The 2016 Atlantic Hurricane season officially began June 1, and runs through the end of November.
Already, there have been four named storms – Alex, Bonnie, Colin and Danielle – the most on record so early in the season. This could be the beginning of a very volatile storm season throughout The Triangle this year. With storms, one of the major risks to person and property is down trees and limbs. Let’s discuss what to look for and also what preventative measures can be taken to reduce your risk.
There are several types of storm damage that occur to trees: blow-over, trunk or branch failure, and root failure. Each type is a result of past tree abuse, poor maintenance, pest, tree structure and climate.

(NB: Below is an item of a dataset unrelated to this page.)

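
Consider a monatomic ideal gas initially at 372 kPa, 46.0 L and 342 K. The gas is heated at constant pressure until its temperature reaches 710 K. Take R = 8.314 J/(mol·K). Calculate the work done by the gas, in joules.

n = P₁V₁/(RT₁) = 372×46.0/(8.314×342) = 6.02 mol.
Isobaric: P stays 372 kPa; V/T = const ⇒ T₂ = 710 K, V₂ = 95.5 L.
W = PΔV = 372×(95.5−46.0) kPa·L = 18400 J.

18400 J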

The tree is pushed over by saturated ground and persistent winds. This is most likely caused by past tree abuse, poor maintenance, and root rot. To reduce the risk of blow-over have your trees pruned to make sure that the canopy is an appropriate density and as evenly balanced as possible. Leaning trees are also at an increased risk. Have your trees checked for a weakened wood architecture.
Trunk and/or Branch Failure Large trees with multiple trunks are structurally weaker than single trunk trees. These multi-trunk trees should be checked to see if they need to be pruned or need dynamic bracing. Pest damage of previous mechanical damage will compromise the structure of the tree and cause it to fail at its weak points. These trees should be assessed to see whether a plant health care/pruning plan can mend the tree or whether the tree needs to be safely removed by a licensed and insured tree service.

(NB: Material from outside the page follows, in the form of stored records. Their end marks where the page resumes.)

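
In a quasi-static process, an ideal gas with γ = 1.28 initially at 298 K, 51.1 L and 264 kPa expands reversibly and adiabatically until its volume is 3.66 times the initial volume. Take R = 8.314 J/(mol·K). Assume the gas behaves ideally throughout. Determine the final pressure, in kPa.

50.2 kPa

Adiabatic: TV^(γ−1) = const ⇒ T₂ = 298×(0.273)^0.280 = 207 K; PV^γ = const ⇒ P₂ = 50.2 kPa.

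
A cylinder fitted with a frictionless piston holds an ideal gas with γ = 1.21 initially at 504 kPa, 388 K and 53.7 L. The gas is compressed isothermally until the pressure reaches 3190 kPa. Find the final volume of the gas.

Isothermal: T stays 388 K; PV = const ⇒ V₂ = 8.48 L, P₂ = 3190 kPa.

8.48 L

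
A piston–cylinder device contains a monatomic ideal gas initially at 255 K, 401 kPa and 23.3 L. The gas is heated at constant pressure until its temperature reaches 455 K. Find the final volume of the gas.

41.6 L

Isobaric: P stays 401 kPa; V/T = const ⇒ T₂ = 455 K, V₂ = 41.6 L.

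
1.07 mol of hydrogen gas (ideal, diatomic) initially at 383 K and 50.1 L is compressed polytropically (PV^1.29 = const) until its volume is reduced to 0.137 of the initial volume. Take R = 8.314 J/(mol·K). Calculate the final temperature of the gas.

P₁ = nRT₁/V₁ = 1.07×8.314×383/50.1 = 68.0 kPa.
Polytropic n=1.29: T₂ = T₁(V₁/V₂)^(n−1) = 383×(7.30)^0.29 = 682 K; P₂ = P₁(V₁/V₂)^n = 883 kPa.

682 K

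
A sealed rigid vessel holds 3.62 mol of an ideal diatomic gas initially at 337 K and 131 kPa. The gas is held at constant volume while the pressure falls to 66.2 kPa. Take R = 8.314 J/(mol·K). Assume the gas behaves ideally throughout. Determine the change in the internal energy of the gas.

-12500 J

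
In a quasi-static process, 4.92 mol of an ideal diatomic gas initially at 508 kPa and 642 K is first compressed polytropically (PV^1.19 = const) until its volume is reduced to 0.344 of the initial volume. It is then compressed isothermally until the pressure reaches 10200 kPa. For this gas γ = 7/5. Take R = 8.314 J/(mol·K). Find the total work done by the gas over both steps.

V₁ = nRT₁/P₁ = 4.92×8.314×642/508 = 51.7 L.
Step 1 — Polytropic n=1.19: T₂ = T₁(V₁/V₂)^(n−1) = 642×(2.91)^0.19 = 786 K; P₂ = P₁(V₁/V₂)^n = 1810 kPa.
W = (P₁V₁−P₂V₂)/(n−1) = (508×51.7−1810×17.8)/0.19 = -31100 J.
ΔU = nCvΔT = 4.92×20.8×(786−642) = 14800 J.
Q = ΔU + W = -16300 J.
State after step 1: P = 1810 kPa, V = 17.8 L, T = 786 K.
Step 2 — Isothermal: T stays 786 K; PV = const ⇒ V₂ = 3.15 L, P₂ = 10200 kPa.
ΔU = 0 (ideal gas, T constant).
W = nRT ln(V₂/V₁) = 4.92×8.314×786×ln(0.177) = -55600 J.
Q = ΔU + W = -55600 J.
Net over both steps: W = -86700 J, Q = -71900 J, ΔU = 14800 J.

-86700 J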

Both small and large roots help hold a tree in place and anchor it in the soil. As the tree grows and the top becomes larger, greater stress is put on the roots to hold the tree in place. Past tree abuse, construction damage, soil compaction, limited growing space and/or root rot predispose the tree to storm damage by weakening the root architecture. A well-planned plant health care program can reduce your trees’ risk of root failure.
It is important to have your trees checked annually (or if you see anything that concerns you) by a licensed and insured Tree Service to assess hazards and risk. A healthy canopy is not alway a sign of a structurally strong tree; many trees that fail have a perfectly green and full canopy but show signs of decline in other parts of the tree.